Graphic processing dimensions for large data analysis beyond Hadoop
Source: Internet
Author: User
KeywordsImplementation graphics processing surpassing large data functions
Another important tool from Google looks beyond the Hadoop Mr--pregel framework to achieve graphical computing (Malewicez et al.2010). The calculations in Pregel are made up of a series of iterations, called Supersteps. Each vertex on the diagram is associated with a user-defined calculation function; Pregel ensures that each superstep concurrently invokes a user-defined calculation function on each edge of the diagram. Vertices can send messages through edges, and exchange values between vertices. This is also a global synchronization--all operations must continue after the user-defined function has ended. Readers familiar with BSP can see why Pregel is a good example of BSP--a group of entities that use global locks in parallel computations in user-defined functions and can exchange messages.
Http://www.aliyun.com/zixun/aggregation/14417.html ">apache Hama (Seo et al. 2010) is equivalent to open source Pregel, a BSP implementation. Hama the BSP on top of HDFs and Microsoft's Dryad engine. Presumably because they don't want to be considered different from the Hadoop community. But importantly, BSP is essentially an example of an iterative computation, and Hama has a parallel implementation of CGD, which Hadoop is not easy to implement. It must be noted that Hama's BSP engine is implemented on the MPI, the originator of parallel Programming literature (www.mcs.anl.gov/research/projects/mpi/). The Apache giraph, Golden ORB, and Stanford GPS project are also inspired by Pregel.
Graphlab (Gonzalez et al. 2012) has become an example of modern graphic processing. Graphlab originates from the academic program at the University of Washington and Carnegie Mellon University (CMU). Graphlab provides useful abstractions for working with graphics across cluster nodes. The subsequent version of Powergraph,graphlab makes it effective in dealing with natural or power-law diagrams--a graph with a large number of undesirable junction points and a few good connection points. The performance evaluation on Twitter about page rank and triangle counting has proven that graphlab is more efficient than other methods. The main focus of this book is Giraph,graphlab and its related aspects.

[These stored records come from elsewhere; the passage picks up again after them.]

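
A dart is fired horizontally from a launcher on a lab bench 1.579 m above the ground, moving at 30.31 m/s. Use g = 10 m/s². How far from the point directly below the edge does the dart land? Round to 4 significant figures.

17.03 m

Initial vertical velocity is zero, so the fall time comes from h = ½ g t²: t = √(2 × 1.579 / 10) = 0.56196 s.
Horizontal motion is uniform at 30.31 m/s, so x = 30.31 × 0.56196 = 17.03 m.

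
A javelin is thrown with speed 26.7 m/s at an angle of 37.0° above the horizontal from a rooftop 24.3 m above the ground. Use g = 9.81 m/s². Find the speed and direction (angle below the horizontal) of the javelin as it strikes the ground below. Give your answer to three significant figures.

v_x = 26.7 cos 37.0° = 21.32 m/s (constant).
|v_y| at impact = √((16.07)² + 2×9.81×24.3) = 27.11 m/s.
Speed = √(21.32² + 27.11²) = 34.5 m/s; angle = arctan(27.11/21.32) = 51.8° below horizontal.

34.5 m/s at 51.8° below the horizontal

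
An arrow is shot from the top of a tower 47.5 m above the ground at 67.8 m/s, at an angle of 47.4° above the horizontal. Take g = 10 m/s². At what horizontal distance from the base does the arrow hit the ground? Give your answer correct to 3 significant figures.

Components: v_x = 67.8 cos 47.4° = 45.89 m/s, v_y = 67.8 sin 47.4° = 49.91 m/s.
Vertical: 0 = 47.5 + 49.91 t − ½(10) t² ⇒ 5.000 t² − 49.91 t − 47.5 = 0.
t = [49.91 + √(2491 + 950.0)] / 10.00 = 10.86 s.
Horizontal: R = v_x · t = 45.89 × 10.86 = 498 m.

498 m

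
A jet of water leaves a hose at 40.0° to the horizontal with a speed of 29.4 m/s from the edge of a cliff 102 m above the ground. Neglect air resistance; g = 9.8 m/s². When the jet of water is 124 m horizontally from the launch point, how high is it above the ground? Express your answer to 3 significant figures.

57.5 m

v_x = 29.4 cos 40.0° = 22.52 m/s, v_y0 = 29.4 sin 40.0° = 18.90 m/s.
Time to reach x = 124 m: t = x / v_x = 124 / 22.52 = 5.506 s.
y = 102 + v_y0 t − ½ g t² = 102 + 18.90×5.506 − 4.900×5.506² = 57.5 m.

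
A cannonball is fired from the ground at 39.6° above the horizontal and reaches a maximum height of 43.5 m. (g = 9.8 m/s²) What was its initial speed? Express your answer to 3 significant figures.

45.8 m/s

At maximum height v_y = 0, so (v₀ sin θ)² = 2 g H.
v₀ sin 39.6° = √(2 × 9.8 × 43.5) = 29.20 m/s.
v₀ = 29.20 / sin 39.6° = 29.20 / 0.6374 = 45.8 m/s.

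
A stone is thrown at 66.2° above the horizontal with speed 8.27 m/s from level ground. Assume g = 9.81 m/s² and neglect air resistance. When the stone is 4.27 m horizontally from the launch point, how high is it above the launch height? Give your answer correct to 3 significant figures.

v_x = 8.27 cos 66.2° = 3.337 m/s, v_y0 = 8.27 sin 66.2° = 7.567 m/s.
Time to reach x = 4.27 m: t = x / v_x = 4.27 / 3.337 = 1.280 s.
y = v_y0 t − ½ g t² = 7.567×1.280 − 4.905×1.280² = 1.65 m.

1.65 m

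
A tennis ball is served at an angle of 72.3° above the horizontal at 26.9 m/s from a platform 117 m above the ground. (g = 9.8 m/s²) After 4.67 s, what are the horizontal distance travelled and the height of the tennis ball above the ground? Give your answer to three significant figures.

x = 38.2 m, y = 130 m

v_x = 26.9 cos 72.3° = 8.178 m/s; v_y0 = 26.9 sin 72.3° = 25.63 m/s.
x = v_x t = 8.178 × 4.67 = 38.2 m.
y = 117 + v_y0 t − ½ g t² = 130 m.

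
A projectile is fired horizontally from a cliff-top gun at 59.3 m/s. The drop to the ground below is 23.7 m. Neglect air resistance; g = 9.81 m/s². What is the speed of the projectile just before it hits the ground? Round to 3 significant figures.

63.1 m/s

Fall time: t = √(2 × 23.7 / 9.81) = 2.198 s.
At impact: v_x = 59.3 m/s (unchanged), v_y = g t = 9.81 × 2.198 = 21.56 m/s.
Speed = √(v_x² + v_y²) = √(3516 + 464.8) = 63.1 m/s.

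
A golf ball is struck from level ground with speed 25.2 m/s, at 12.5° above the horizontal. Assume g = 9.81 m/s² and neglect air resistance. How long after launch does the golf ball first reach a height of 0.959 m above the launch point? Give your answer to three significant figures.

0.219 s

v_y0 = 25.2 sin 12.5° = 5.454 m/s.
Set y = v_y0 t − ½ g t² = 0.959: 4.905 t² − 5.454 t + 0.959 = 0.
t = [5.454 ± √(29.75 − 18.82)] / 9.81 = (5.454 ± 3.306) / 9.81, giving t = 0.219 s or t = 0.893 s.
The golf ball is on the way up at the first time, so t = 0.219 s.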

Table 1.1 compares the non-functional features of various paradigms, such as scalability, fault-tolerant mechanisms, and implemented algorithms. It can be inferred that, although traditional tools only work on a single node, it is not possible to do horizontal expansion, there is also the possibility of a single point of failure, the recent reconfiguration efforts to rob them of intergenerational migration. Notably, most graphics-processing paradigms do not have fault-tolerant mechanisms, but spark and Hadoop are the third generation tools that provide fault-tolerant mechanisms.

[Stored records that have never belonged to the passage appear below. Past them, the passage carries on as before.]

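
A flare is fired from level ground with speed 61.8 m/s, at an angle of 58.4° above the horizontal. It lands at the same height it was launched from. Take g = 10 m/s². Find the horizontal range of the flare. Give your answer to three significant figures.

For level ground, R = v₀² sin(2θ) / g.
sin(2 × 58.4°) = sin 116.8° = 0.8926.
R = (61.8)² × 0.8926 / 10 = 341 m.

341 m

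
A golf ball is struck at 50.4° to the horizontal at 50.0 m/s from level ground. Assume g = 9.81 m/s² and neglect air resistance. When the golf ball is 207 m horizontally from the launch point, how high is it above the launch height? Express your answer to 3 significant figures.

43.3 m

v_x = 50.0 cos 50.4° = 31.87 m/s, v_y0 = 50.0 sin 50.4° = 38.53 m/s.
Time to reach x = 207 m: t = x / v_x = 207 / 31.87 = 6.495 s.
y = v_y0 t − ½ g t² = 38.53×6.495 − 4.905×6.495² = 43.3 m.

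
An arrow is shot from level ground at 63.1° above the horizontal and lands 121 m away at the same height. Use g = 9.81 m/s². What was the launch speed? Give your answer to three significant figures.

On level ground, R = v₀² sin(2θ) / g, so v₀ = √(R g / sin 2θ).
sin(2 × 63.1°) = 0.8070.
v₀ = √(121 × 9.81 / 0.8070) = √1471 = 38.4 m/s.

38.4 m/s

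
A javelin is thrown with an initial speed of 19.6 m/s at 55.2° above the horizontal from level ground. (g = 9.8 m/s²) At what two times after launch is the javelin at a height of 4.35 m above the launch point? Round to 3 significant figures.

0.297 s and 2.99 s

v_y0 = 19.6 sin 55.2° = 16.09 m/s.
Set y = v_y0 t − ½ g t² = 4.35: 4.900 t² − 16.09 t + 4.35 = 0.
t = [16.09 ± √(258.9 − 85.26)] / 9.8 = (16.09 ± 13.18) / 9.8, giving t = 0.297 s or t = 2.99 s.
So the javelin is at 4.35 m at t = 0.297 s (rising) and t = 2.99 s (falling).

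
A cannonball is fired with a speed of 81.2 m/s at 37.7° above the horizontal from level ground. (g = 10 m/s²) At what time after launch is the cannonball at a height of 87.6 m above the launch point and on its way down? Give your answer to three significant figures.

7.64 s

v_y0 = 81.2 sin 37.7° = 49.66 m/s.
Set y = v_y0 t − ½ g t² = 87.6: 5.000 t² − 49.66 t + 87.6 = 0.
t = [49.66 ± √(2466 − 1752)] / 10 = (49.66 ± 26.72) / 10, giving t = 2.29 s or t = 7.64 s.
On the way down corresponds to the larger root: t = 7.64 s.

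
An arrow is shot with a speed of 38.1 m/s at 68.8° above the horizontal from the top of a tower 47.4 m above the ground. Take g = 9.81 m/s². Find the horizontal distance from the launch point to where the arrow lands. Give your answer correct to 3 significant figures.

Components: v_x = 38.1 cos 68.8° = 13.78 m/s, v_y = 38.1 sin 68.8° = 35.52 m/s.
Vertical: 0 = 47.4 + 35.52 t − ½(9.81) t² ⇒ 4.905 t² − 35.52 t − 47.4 = 0.
t = [35.52 + √(1262 + 930.0)] / 9.810 = 8.393 s.
Horizontal: R = v_x · t = 13.78 × 8.393 = 116 m.

116 m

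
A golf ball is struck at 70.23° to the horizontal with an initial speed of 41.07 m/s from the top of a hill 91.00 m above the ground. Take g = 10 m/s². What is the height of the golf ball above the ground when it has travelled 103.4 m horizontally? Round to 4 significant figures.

101.7 m

v_x = 41.07 cos 70.23° = 13.892 m/s, v_y0 = 41.07 sin 70.23° = 38.649 m/s.
Time to reach x = 103.4 m: t = x / v_x = 103.4 / 13.892 = 7.4431 s.
y = 91.00 + v_y0 t − ½ g t² = 91.00 + 38.649×7.4431 − 5.000×7.4431² = 101.7 m.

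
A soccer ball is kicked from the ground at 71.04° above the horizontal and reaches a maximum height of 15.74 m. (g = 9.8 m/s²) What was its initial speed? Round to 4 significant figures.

At maximum height v_y = 0, so (v₀ sin θ)² = 2 g H.
v₀ sin 71.04° = √(2 × 9.8 × 15.74) = 17.564 m/s.
v₀ = 17.564 / sin 71.04° = 17.564 / 0.9457 = 18.57 m/s.

18.57 m/s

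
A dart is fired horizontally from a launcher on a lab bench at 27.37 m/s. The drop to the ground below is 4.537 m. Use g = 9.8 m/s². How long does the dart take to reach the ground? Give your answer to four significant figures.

0.9622 s

The horizontal speed doesn't affect the fall. With v_y0 = 0, h = ½ g t².
t = √(2 × 4.537 / 9.8) = √0.92592 = 0.9622 s.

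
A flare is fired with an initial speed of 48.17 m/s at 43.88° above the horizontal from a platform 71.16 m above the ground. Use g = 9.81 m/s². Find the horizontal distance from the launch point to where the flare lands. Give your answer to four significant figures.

Components: v_x = 48.17 cos 43.88° = 34.721 m/s, v_y = 48.17 sin 43.88° = 33.389 m/s.
Vertical: 0 = 71.16 + 33.389 t − ½(9.81) t² ⇒ 4.905 t² − 33.389 t − 71.16 = 0.
t = [33.389 + √(1114.8 + 1396.2)] / 9.810 = 8.5116 s.
Horizontal: R = v_x · t = 34.721 × 8.5116 = 295.5 m.

295.5 m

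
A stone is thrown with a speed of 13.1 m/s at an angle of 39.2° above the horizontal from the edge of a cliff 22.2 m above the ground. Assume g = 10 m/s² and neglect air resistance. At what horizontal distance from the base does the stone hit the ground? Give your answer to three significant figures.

31.4 m

Components: v_x = 13.1 cos 39.2° = 10.15 m/s, v_y = 13.1 sin 39.2° = 8.280 m/s.
Vertical: 0 = 22.2 + 8.280 t − ½(10) t² ⇒ 5.000 t² − 8.280 t − 22.2 = 0.
t = [8.280 + √(68.56 + 444.0)] / 10.00 = 3.092 s.
Horizontal: R = v_x · t = 10.15 × 3.092 = 31.4 m.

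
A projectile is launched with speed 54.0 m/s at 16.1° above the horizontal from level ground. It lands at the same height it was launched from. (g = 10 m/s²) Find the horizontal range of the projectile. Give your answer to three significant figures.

Components: v_x = 54.0 cos 16.1° = 51.88 m/s, v_y = 54.0 sin 16.1° = 14.97 m/s.
Time of flight (same landing height): t = 2 v_y / g = 2 × 14.97 / 10 = 2.994 s.
Range: R = v_x · t = 51.88 × 2.994 = 155 m.

155 m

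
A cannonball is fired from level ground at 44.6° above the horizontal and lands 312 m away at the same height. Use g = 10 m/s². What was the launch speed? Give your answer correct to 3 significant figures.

55.9 m/s

On level ground, R = v₀² sin(2θ) / g, so v₀ = √(R g / sin 2θ).
sin(2 × 44.6°) = 0.9999.
v₀ = √(312 × 10 / 0.9999) = √3120 = 55.9 m/s.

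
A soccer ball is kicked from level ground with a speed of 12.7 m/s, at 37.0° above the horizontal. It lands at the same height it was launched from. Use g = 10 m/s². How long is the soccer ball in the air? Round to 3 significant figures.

1.53 s

Vertical component: v_y = 12.7 sin 37.0° = 7.643 m/s.
For a projectile landing at launch height, time of flight is t = 2 v_y / g = 2 × 7.643 / 10 = 1.53 s.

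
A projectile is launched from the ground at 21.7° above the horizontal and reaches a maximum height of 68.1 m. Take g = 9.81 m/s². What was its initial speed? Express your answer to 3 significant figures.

At maximum height v_y = 0, so (v₀ sin θ)² = 2 g H.
v₀ sin 21.7° = √(2 × 9.81 × 68.1) = 36.55 m/s.
v₀ = 36.55 / sin 21.7° = 36.55 / 0.3697 = 98.9 m/s.

98.9 m/s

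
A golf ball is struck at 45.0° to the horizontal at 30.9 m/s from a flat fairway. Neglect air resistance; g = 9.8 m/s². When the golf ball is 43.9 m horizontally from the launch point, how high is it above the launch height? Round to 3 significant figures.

v_x = 30.9 cos 45.0° = 21.85 m/s, v_y0 = 30.9 sin 45.0° = 21.85 m/s.
Time to reach x = 43.9 m: t = x / v_x = 43.9 / 21.85 = 2.009 s.
y = v_y0 t − ½ g t² = 21.85×2.009 − 4.900×2.009² = 24.1 m.

24.1 m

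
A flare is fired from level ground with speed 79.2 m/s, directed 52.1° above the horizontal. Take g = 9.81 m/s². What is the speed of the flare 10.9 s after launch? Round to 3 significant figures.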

If you like this article, please point to praise, share, comment.
Original article reproduced please specify the source: Http://outofmemory.cn/wr/?u=http%3A%2F%2Fifeve.com%2Fbigdataanalyticsbeyondhadoop_graphprocessingdimension%2F
The content source of this page is from Internet, which doesn't represent Alibaba Cloud's opinion;
products and services mentioned on that page don't have any relationship with Alibaba Cloud. If the
content of the page makes you feel confusing, please write us an email, we will handle the problem
within 5 days after receiving your email.
If you find any instances of plagiarism from the community, please send an email to:
info-contact@alibabacloud.com
and provide relevant evidence. A staff member will contact you within 5 working days.